By polished, I mean it's centralized and smooth. All (except EA games) games run through MS servers, so quality control is easier handled, which means less lag. You pick one screen name, which they call your gamertag, and it's the same for any game. I remember PS2 having to pick a new name for each game.
When you log in, you go to what they call the dashboard. You have a "friends list" that shows you when one of your friends logs in to Live to play, no matter what game they're playing. If I'm playing Madden and you log in to play Call of Duty, I can send you a game/chat invite across the different games. With PS2, my only way to communicate with you is if we happen to be playing the same game. They intend to upgrade Live features approx. every 6 months. The first update was back in the spring and most of the new features were things requested by the user community.

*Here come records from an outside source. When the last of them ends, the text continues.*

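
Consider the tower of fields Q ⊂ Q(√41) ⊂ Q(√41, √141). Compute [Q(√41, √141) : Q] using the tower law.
[Q(√41, √141) : Q] = 4

[Q(√41):Q] = 2 (min poly x^2 - 41, irreducible since 41 is squarefree > 1). For the top step, suppose √141 ∈ Q(√41), say √141 = c + d√41 with c, d ∈ Q. Squaring: 141 = c^2 + 41d^2 + 2cd√41. Since √41 ∉ Q this forces 2cd = 0. If d = 0 then √141 = c ∈ Q, contradicting 141 squarefree > 1. If c = 0 then 141 = 41d^2, so 41·141 = (41d)^2 is a perfect square in Q — but 41·141 = 5781 is not a perfect square (since 41 and 141 are distinct squarefree integers). Contradiction. Hence √141 ∉ Q(√41), so x^2 - 141 stays irreducible over Q(√41) and [Q(√41, √141) : Q(√41)] = 2. By the tower law, [Q(√41, √141) : Q] = 2 · 2 = 4.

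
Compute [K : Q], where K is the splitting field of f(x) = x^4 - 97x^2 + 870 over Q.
[K : Q] = 4

Solving the quadratic in x^2: x^2 = (97 ± √(97^2 - 4·870))/2 = (97 ± √5929)/2 = (97 ± 77)/2, giving x^2 = 87 or x^2 = 10. So f(x) = (x^2 - 87)(x^2 - 10) and the roots of f are ±√87, ±√10. Hence the splitting field is K = Q(√87, √10). Since 87 and 10 are distinct squarefree integers > 1, their product 870 is not a perfect square, so √10 ∉ Q(√87). By the tower law [K:Q] = [Q(√87,√10):Q(√87)] · [Q(√87):Q] = 2 · 2 = 4.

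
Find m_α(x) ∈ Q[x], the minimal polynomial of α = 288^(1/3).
m_α(x) = x^3 - 288

α satisfies α^3 = 288, so x^3 - 288 annihilates α. By the rational root test, a rational root p/q (in lowest terms) of x^3 - 288 would satisfy p^3 = 288 q^3, forcing q = 1 and p^3 = 288; but 288 is not a perfect cube, contradiction. A monic cubic over Q with no rational root is irreducible (any nontrivial factorization would include a linear factor). Hence x^3 - 288 is the minimal polynomial of α, and in particular [Q(α):Q] = 3.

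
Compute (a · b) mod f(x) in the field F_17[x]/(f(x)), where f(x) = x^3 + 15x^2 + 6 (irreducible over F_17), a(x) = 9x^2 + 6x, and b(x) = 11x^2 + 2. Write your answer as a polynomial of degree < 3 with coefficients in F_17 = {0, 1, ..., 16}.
a · b ≡ 2x^2 + 13x + 14 (mod f(x))

Multiply in F_17[x]: a(x)·b(x) = (9x^2 + 6x)·(11x^2 + 2) = 14x^4 + 15x^3 + x^2 + 12x. This has degree ≥ 3, so divide by f(x) over F_17: 14x^4 + 15x^3 + x^2 + 12x = (14x + 9)·(x^3 + 15x^2 + 6) + (2x^2 + 13x + 14). Hence a·b ≡ 2x^2 + 13x + 14 (mod f). (F_17[x]/(f) is a field with 17^3 = 4913 elements since f is irreducible of degree 3.)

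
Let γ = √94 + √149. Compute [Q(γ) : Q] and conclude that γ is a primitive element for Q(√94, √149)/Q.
[Q(γ) : Q] = 4 (equivalently, Q(γ) = Q(√94, √149))

Obviously Q(γ) ⊆ Q(√94, √149), and [Q(√94, √149):Q] = 4 (since 94, 149 are distinct squarefree integers > 1 with 14006 not a perfect square). To show equality we compute the minimal polynomial of γ. From γ = √94 + √149: γ^2 = 94 + 2√(14006) + 149 = 243 + 2√(14006), so γ^2 - 243 = 2√(14006); squaring, (γ^2 - 243)^2 = 4·14006, i.e. γ^4 - 486γ^2 + 59049 - 56024 = 0, i.e. γ^4 - 486γ^2 + 3025 = 0. So γ is a root of x^4 - 486x^2 + 3025. This polynomial is irreducible over Q: it has no rational root (each ±√94 ± √149 is irrational), and any factorization into two quadratics over Q would force √(14006) ∈ Q (pairing opposite roots) or √94, √149 ∈ Q (other pairings), all impossible. Hence [Q(γ):Q] = 4 = [Q(√94, √149):Q], so Q(γ) = Q(√94, √149).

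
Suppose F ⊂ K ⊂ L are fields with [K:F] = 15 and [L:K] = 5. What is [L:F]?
[L:F] = 75

The tower law says that for any tower of field extensions F ⊂ K ⊂ L with finite degrees, [L:F] = [L:K] · [K:F]. Here this gives [L:F] = 5 · 15 = 75.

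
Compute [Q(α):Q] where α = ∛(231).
[Q(α):Q] = 3

The minimal polynomial of α is x^3 - 231, irreducible over Q since 231 is not a perfect cube (so x^3 - 231 has no rational root). Hence [Q(α):Q] = deg(m_α) = 3.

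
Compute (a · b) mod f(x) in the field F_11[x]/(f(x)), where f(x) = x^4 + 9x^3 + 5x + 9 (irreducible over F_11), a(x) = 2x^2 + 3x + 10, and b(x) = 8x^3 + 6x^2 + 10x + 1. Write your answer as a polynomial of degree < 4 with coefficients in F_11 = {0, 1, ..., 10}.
a · b ≡ x^3 + x^2 + 4x + 3 (mod f(x))

Multiply in F_11[x]: a(x)·b(x) = (2x^2 + 3x + 10)·(8x^3 + 6x^2 + 10x + 1) = 5x^5 + 3x^4 + 8x^3 + 4x^2 + 4x + 10. This has degree ≥ 4, so divide by f(x) over F_11: 5x^5 + 3x^4 + 8x^3 + 4x^2 + 4x + 10 = (5x + 2)·(x^4 + 9x^3 + 5x + 9) + (x^3 + x^2 + 4x + 3). Hence a·b ≡ x^3 + x^2 + 4x + 3 (mod f). (F_11[x]/(f) is a field with 11^4 = 14641 elements since f is irreducible of degree 4.)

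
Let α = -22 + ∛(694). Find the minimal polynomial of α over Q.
m_α(x) = x^3 + 66x^2 + 1452x + 9954

Set β = α + 22 = ∛(694), so β^3 = 694. Then (α + 22)^3 - 694 = 0, i.e. α is a root of g(x) = (x + 22)^3 - 694 = x^3 + 66x^2 + 1452x + 9954. Since g(x) = h(x + 22) where h(x) = x^3 - 694, and h is irreducible over Q (because 694 is not a perfect cube, so h has no rational root, and a monic cubic with no rational root is irreducible), g is also irreducible (irreducibility is preserved under the substitution x → x + 22). Hence m_α(x) = x^3 + 66x^2 + 1452x + 9954.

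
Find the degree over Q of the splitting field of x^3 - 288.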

You can text message and voice chat back and forth with your friends, no matter if you are playing the same game. In Sept., they are selling a cheap ($40) USB camera that will enable video chat over Live. They offer downloadable content such as game add-ons (WARNING - greedy MS tries to charge you for a lot of that stuff), game and movie trailers, and game demos. They've even started offering tv show content for download, the first of which is a 45 minute preview show for the new season of Battlestar Galatica.

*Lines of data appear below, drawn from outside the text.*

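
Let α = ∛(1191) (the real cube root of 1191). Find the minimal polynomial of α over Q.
m_α(x) = x^3 - 1191

α satisfies α^3 = 1191, so x^3 - 1191 annihilates α. By the rational root test, a rational root p/q (in lowest terms) of x^3 - 1191 would satisfy p^3 = 1191 q^3, forcing q = 1 and p^3 = 1191; but 1191 is not a perfect cube, contradiction. A monic cubic over Q with no rational root is irreducible (any nontrivial factorization would include a linear factor). Hence x^3 - 1191 is the minimal polynomial of α, and in particular [Q(α):Q] = 3.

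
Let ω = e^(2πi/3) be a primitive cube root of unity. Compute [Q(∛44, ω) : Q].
[Q(∛44, ω) : Q] = 6

[Q(∛44):Q] = 3 (min poly x^3 - 44, irreducible since 44 is not a perfect cube). [Q(ω):Q] = 2 (min poly x^2 + x + 1). Since Q(∛44) ⊂ R and ω ∉ R, we have ω ∉ Q(∛44), so x^2 + x + 1 remains irreducible over Q(∛44) and [Q(∛44, ω) : Q(∛44)] = 2. By the tower law, [Q(∛44, ω) : Q] = 3 · 2 = 6. (In fact Q(∛44, ω) is the splitting field of x^3 - 44 over Q.)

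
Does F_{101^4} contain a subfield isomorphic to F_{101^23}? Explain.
No: F_{101^23} is not a subfield of F_{101^4}

F_{p^m} embeds in F_{p^n} iff m | n. Here 23 ∤ 4 (since 4 = 0·23 + 4 with remainder 4 ≠ 0), so F_{101^23} is not a subfield of F_{101^4}. Equivalently: if it were, the tower law would give 23 = [F_{101^23}:F_101] dividing [F_{101^4}:F_101] = 4, contradiction.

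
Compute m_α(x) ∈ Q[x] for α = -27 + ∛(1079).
m_α(x) = x^3 + 81x^2 + 2187x + 18604

Set β = α + 27 = ∛(1079), so β^3 = 1079. Then (α + 27)^3 - 1079 = 0, i.e. α is a root of g(x) = (x + 27)^3 - 1079 = x^3 + 81x^2 + 2187x + 18604. Since g(x) = h(x + 27) where h(x) = x^3 - 1079, and h is irreducible over Q (because 1079 is not a perfect cube, so h has no rational root, and a monic cubic with no rational root is irreducible), g is also irreducible (irreducibility is preserved under the substitution x → x + 27). Hence m_α(x) = x^3 + 81x^2 + 2187x + 18604.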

My favorite part of Live is probably the Live Arcade. They offer small, downloadable classic, retro, and all new games that are downloaded and saved on the xbox. The trial versions are free and the full versions are $5-$12. I've bought Gauntlet, Pac Man, poker, and a few original titles. They're supposed to have ~70 Arcade titles available by the end of the year.
Microsoft's greed occasionally shows through with things like the map packs, etc. they charge you for, but their Live service is a good product and easily worth the money to me. So good, that Sony's new PS3 online model is supposed to mirror its features almost exactly. They say imitation is the sincerest form of flattery.